Google on "Model train layouts".


----------



## suncoaster32 (Aug 30, 2015)

I have been was checking to see if there are any places that people k ow about to look up specific layouts...


----------



## Viperjim1 (Mar 19, 2015)

*Layouts*

Also try YouTube and put in n scale layouts and this might help you to decide what's for you.


----------



## Brakeman Jake (Mar 8, 2009)

Layouts are generally listed per scale,themes,dimensions and in some cases their overall shapes.


----------



## tr1 (Mar 9, 2013)

*"N" scale railroad buildings and things of this nature.*



suncoaster32 said:


> Where is a good place to find n scale layouts of train yards with turn tables and roundhouses.

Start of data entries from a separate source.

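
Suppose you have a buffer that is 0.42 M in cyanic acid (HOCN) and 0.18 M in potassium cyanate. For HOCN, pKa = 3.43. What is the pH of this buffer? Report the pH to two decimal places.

pH = 3.06

Henderson–Hasselbalch: pH = pKa + log([OCN-]/[HOCN]) = 3.43 + log(0.18/0.42)
pH = 3.43 + (-0.368) = 3.06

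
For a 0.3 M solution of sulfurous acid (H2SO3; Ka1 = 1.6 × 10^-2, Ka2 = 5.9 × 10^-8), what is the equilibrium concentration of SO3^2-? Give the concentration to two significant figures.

First ionization gives [H+] ≈ [HSO3-] = 6.17 × 10^-2 M.
Second step: Ka2 = [H+][SO3^2-]/[HSO3-] ≈ [SO3^2-] (since [H+] ≈ [HSO3-]).
So [SO3^2-] ≈ Ka2.

5.9 × 10^-8 M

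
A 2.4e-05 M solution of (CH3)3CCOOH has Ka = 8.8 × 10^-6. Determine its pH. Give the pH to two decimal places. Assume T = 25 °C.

(CH3)3CCOOH ⇌ (CH3)3CCOO- + H+
From the ICE table, Ka = x²/(2.4e-05 − x) = 8.8 × 10^-6.
x is not negligible relative to C₀; solve x² + 8.8e-06·x − 2.11e-10 = 0.
x = [−8.8e-06 + √(8.8e-06² + 8.45e-10)]/2 = 1.08 × 10^-5 M
pH = −log(1.08 × 10^-5) = 4.97

pH = 4.97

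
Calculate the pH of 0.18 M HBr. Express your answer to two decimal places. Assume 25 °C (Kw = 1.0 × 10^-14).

pH = 0.74

HBr is a strong acid and dissociates completely, so [H+] = 0.18 M.
pH = -log(0.18) = 0.74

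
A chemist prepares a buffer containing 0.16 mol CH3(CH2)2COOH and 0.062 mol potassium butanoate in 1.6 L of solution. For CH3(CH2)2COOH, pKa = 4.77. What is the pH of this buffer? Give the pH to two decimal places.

pH = 4.36

Using pH = pKa + log([base]/[acid]) with [base]/[acid] = 0.062/0.16:
pH = 4.77 + (-0.412) = 4.36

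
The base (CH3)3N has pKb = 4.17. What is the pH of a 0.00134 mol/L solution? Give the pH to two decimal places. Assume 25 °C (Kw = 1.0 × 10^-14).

(CH3)3N + H2O ⇌ (CH3)3NH+ + OH-
Kb = 10^(−4.17) = 6.76 × 10^-5
Kb = x²/(0.00134 − x) = 6.76 × 10^-5
The 5% rule fails; solving x² + Kb·x − Kb·C₀ = 0 exactly:
x = (−Kb + √(Kb² + 4·Kb·C₀))/2 = 2.69 × 10^-4 M
pOH = 3.57, so pH = 14.00 − pOH = 10.43

pH = 10.43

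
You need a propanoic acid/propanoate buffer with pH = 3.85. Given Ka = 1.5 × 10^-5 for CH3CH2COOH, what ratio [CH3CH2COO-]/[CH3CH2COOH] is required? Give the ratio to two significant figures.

ratio = 0.11

pKa = -log(1.5 × 10^-5) = 4.824
pH = pKa + log(r) ⇒ log(r) = 3.85 − 4.824 = -0.974
r = [CH3CH2COO-]/[CH3CH2COOH] = 10^(-0.974) = 0.106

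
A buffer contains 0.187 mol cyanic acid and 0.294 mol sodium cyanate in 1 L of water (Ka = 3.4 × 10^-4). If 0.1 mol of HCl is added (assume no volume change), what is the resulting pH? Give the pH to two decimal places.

pH = 3.30

Added H+ converts OCN- to HOCN: HOCN → 0.287 mol, OCN- → 0.194 mol.
pKa = −log(3.4 × 10^-4) = 3.469
Henderson–Hasselbalch with mole ratio 0.194/0.287: pH = 3.469 + (-0.170)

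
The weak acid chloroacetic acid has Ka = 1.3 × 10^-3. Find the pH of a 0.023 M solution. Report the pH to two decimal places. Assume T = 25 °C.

pH = 2.31

ClCH2COOH ⇌ ClCH2COO- + H+
Ka = [H+]²/(0.023 − [H+]) = 1.3 × 10^-3
Here C₀/Ka ≈ 17.7, so the small-[H+] approximation fails. Use the quadratic:
[H+] = [−0.0013 + √(0.0013² + 0.00012)]/2 = 4.86 × 10^-3 M
pH = −log[H+] = −log(4.86 × 10^-3) = 2.31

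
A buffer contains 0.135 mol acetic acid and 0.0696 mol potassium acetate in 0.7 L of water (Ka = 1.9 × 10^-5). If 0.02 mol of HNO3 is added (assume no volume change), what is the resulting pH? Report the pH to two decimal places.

After neutralization: n(CH3COOH) = 0.155 mol, n(CH3COO-) = 0.0496 mol.
pKa = −log(1.9 × 10^-5) = 4.721
Henderson–Hasselbalch with mole ratio 0.0496/0.155: pH = 4.721 + (-0.495)

pH = 4.23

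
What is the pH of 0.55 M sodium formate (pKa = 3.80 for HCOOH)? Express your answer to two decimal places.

pH = 8.77

HCOO- is the conjugate base of the weak acid HCOOH.
Ka = 10^(−3.80) = 1.58 × 10^-4
Kb = Kw/Ka = 1.0×10^-14 / 1.58 × 10^-4 = 6.33 × 10^-11
Let x = [OH-] at equilibrium. Kb = x²/(0.55 − x).
Since Kb ≪ C₀, x ≈ √(Kb·C₀) = 5.90 × 10^-6 M.
pOH = 5.23, so pH = 14.00 − pOH = 8.77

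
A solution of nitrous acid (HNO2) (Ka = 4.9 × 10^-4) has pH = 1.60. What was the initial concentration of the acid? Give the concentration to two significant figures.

C₀ = 1.3 M

[H+] = 10^(-1.60) = 2.51 × 10^-2 M = x
Ka = x²/(C₀ − x) ⇒ C₀ = x + x²/Ka
C₀ = 2.51 × 10^-2 + (2.51 × 10^-2)²/(4.9 × 10^-4) = 1.31 M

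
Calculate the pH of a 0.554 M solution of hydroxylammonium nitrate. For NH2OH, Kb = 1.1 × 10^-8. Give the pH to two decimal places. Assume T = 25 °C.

NH3OH+ is the conjugate acid of the weak base NH2OH.
Ka = Kw/Kb = 1.0×10^-14 / 1.1 × 10^-8 = 9.09 × 10^-7
From the ICE table, Ka = [H+]²/(0.554 − [H+]) = 9.09 × 10^-7.
Assume [H+] ≪ 0.554: [H+] ≈ √(9.09 × 10^-7 × 0.554) = 7.10 × 10^-4 M
Check: 0.13% ionized — well under 5%, approximation valid.
pH = −log[H+] = −log(7.10 × 10^-4) = 3.15

pH = 3.15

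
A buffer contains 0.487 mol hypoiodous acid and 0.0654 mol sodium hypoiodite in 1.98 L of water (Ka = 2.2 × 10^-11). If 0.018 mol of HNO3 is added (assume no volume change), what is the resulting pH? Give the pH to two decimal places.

pH = 9.63

Added H+ converts OI- to HOI: HOI → 0.505 mol, OI- → 0.0474 mol.
pKa = −log(2.2 × 10^-11) = 10.658
pH = pKa + log([A⁻]/[HA]) = 10.658 + log(0.0474/0.505) = 10.658 -1.028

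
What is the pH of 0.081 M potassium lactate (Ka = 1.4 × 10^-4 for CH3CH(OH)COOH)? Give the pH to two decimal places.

pH = 8.38

CH3CH(OH)COO- is the conjugate base of the weak acid CH3CH(OH)COOH.
Kb = Kw/Ka = 1.0×10^-14 / 1.4 × 10^-4 = 7.14 × 10^-11
From the ICE table, Kb = [OH-]²/(0.081 − [OH-]) = 7.14 × 10^-11.
Neglecting [OH-] in the denominator: [OH-] = √(7.14 × 10^-11 × 0.081) = 2.40 × 10^-6 M
pOH = −log(2.40 × 10^-6) = 5.62; pH = 14.00 − 5.62 = 8.38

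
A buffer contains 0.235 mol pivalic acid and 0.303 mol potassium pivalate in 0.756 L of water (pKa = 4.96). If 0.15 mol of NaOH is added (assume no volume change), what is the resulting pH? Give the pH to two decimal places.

OH- converts (CH3)3CCOOH to (CH3)3CCOO-: (CH3)3CCOOH → 0.085 mol, (CH3)3CCOO- → 0.453 mol.
pH = pKa + log(n_(CH3)3CCOO-/n_(CH3)3CCOOH) = 4.96 + log(0.453/0.085) = 4.96 + (+0.727)

pH = 5.69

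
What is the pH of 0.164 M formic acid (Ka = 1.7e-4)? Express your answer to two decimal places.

pH = 2.28

HCOOH ⇌ HCOO- + H+
From the ICE table, Ka = [H+]²/(0.164 − [H+]) = 1.7 × 10^-4.
Since Ka ≪ C₀, [H+] ≈ √(Ka·C₀) = 5.28 × 10^-3 M.
pH = −log[H+] = −log(5.28 × 10^-3) = 2.28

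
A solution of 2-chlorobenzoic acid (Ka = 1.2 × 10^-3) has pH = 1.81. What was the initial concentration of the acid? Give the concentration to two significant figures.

C₀ = 2.2 × 10^-1 M

[H+] = 10^(-1.81) = 1.55 × 10^-2 M = x
Ka = x²/(C₀ − x) ⇒ C₀ = x + x²/Ka
C₀ = 1.55 × 10^-2 + (1.55 × 10^-2)²/(1.2 × 10^-3) = 2.16 × 10^-1 M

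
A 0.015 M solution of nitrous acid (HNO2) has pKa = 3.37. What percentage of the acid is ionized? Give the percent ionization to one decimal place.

HNO2 ⇌ NO2- + H+; let x = [H+] at equilibrium.
Ka = 10^(−3.37) = 4.27 × 10^-4
Ka = x²/(C₀ − x); solving the quadratic gives x = 2.33 × 10^-3 M.
Fraction ionized = 2.33 × 10^-3 / 0.015 = 0.1553 → 15.5%

15.5%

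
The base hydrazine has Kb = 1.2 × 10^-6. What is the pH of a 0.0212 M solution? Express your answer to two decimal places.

N2H4 + H2O ⇌ N2H5+ + OH-
Let x = [OH-] at equilibrium. Kb = x²/(0.0212 − x).
Assume x ≪ 0.0212: x ≈ √(1.2 × 10^-6 × 0.0212) = 1.59 × 10^-4 M
pOH = −log(1.59 × 10^-4) = 3.80; pH = 14.00 − 3.80 = 10.20

pH = 10.20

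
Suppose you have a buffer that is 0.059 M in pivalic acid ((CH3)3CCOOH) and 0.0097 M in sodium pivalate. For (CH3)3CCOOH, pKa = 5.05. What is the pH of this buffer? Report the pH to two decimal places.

pH = 4.27

Henderson–Hasselbalch: pH = pKa + log([(CH3)3CCOO-]/[(CH3)3CCOOH]) = 5.05 + log(0.0097/0.059)
pH = 5.05 + (-0.784) = 4.27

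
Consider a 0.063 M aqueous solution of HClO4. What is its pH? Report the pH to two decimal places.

pH = 1.20

HClO4 is a strong acid and dissociates completely, so [H+] = 0.063 M.
pH = -log(0.063) = 1.20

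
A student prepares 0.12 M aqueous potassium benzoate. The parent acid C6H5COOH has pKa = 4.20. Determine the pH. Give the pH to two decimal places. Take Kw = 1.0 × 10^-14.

C6H5COO- is the conjugate base of the weak acid C6H5COOH.
Ka = 10^(−4.20) = 6.31 × 10^-5
Kb = Kw/Ka = 1.0×10^-14 / 6.31 × 10^-5 = 1.58 × 10^-10
From the ICE table, Kb = x²/(0.12 − x) = 1.58 × 10^-10.
Assume x ≪ 0.12: x ≈ √(1.58 × 10^-10 × 0.12) = 4.35 × 10^-6 M
pOH = −log(4.35 × 10^-6) = 5.36; pH = 14.00 − 5.36 = 8.64

pH = 8.64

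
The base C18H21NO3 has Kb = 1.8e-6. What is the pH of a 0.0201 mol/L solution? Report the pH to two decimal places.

C18H21NO3 + H2O ⇌ C18H22NO3+ + OH-
Kb = [OH-]²/(0.0201 − [OH-]) = 1.8 × 10^-6
Since Kb ≪ C₀, [OH-] ≈ √(Kb·C₀) = 1.90 × 10^-4 M.
Check: 0.95% ionized — well under 5%, approximation valid.
pOH = 3.72, so pH = 14.00 − pOH = 10.28

pH = 10.28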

I'm not into N scale, You might want to try Atlas Model train company out east.
I'm not sure what they have to offer in N scale.
They have a lot of buildings for ho(1/87th scale) however,though


----------



## Cycleops (Dec 6, 2014)

Try Model Railroader, I think they have a archive of layout plans but it might cost you. There should plenty of free stuff on the net.


----------



## traction fan (Oct 5, 2014)

*Track Plans*



suncoaster32 said:


> Where is a good place to find n scale layouts of train yards with turn tables and roundhouses.


 suncoaster;

You can find track plans for multiple scales, including N scale in the book, "102 Track Plans".
It shows all sorts of plans, some with turntables & roundhouses, for many different spaces. With some simple arithmetic, most all of them can be converted to any of the popular scales. You can order the book from www.kalmbach.com


Traction Fan


----------



## acsisedh (Nov 30, 2015)

*Helpful Website*

Although modeled on Japan's railways, you may find this website helpful:

http://www.sumidacrossing.org/


----------



## suncoaster32 (Aug 30, 2015)

Thanks for all the helpful hints. Using them helped me fine a few that i am looking to combine.


----------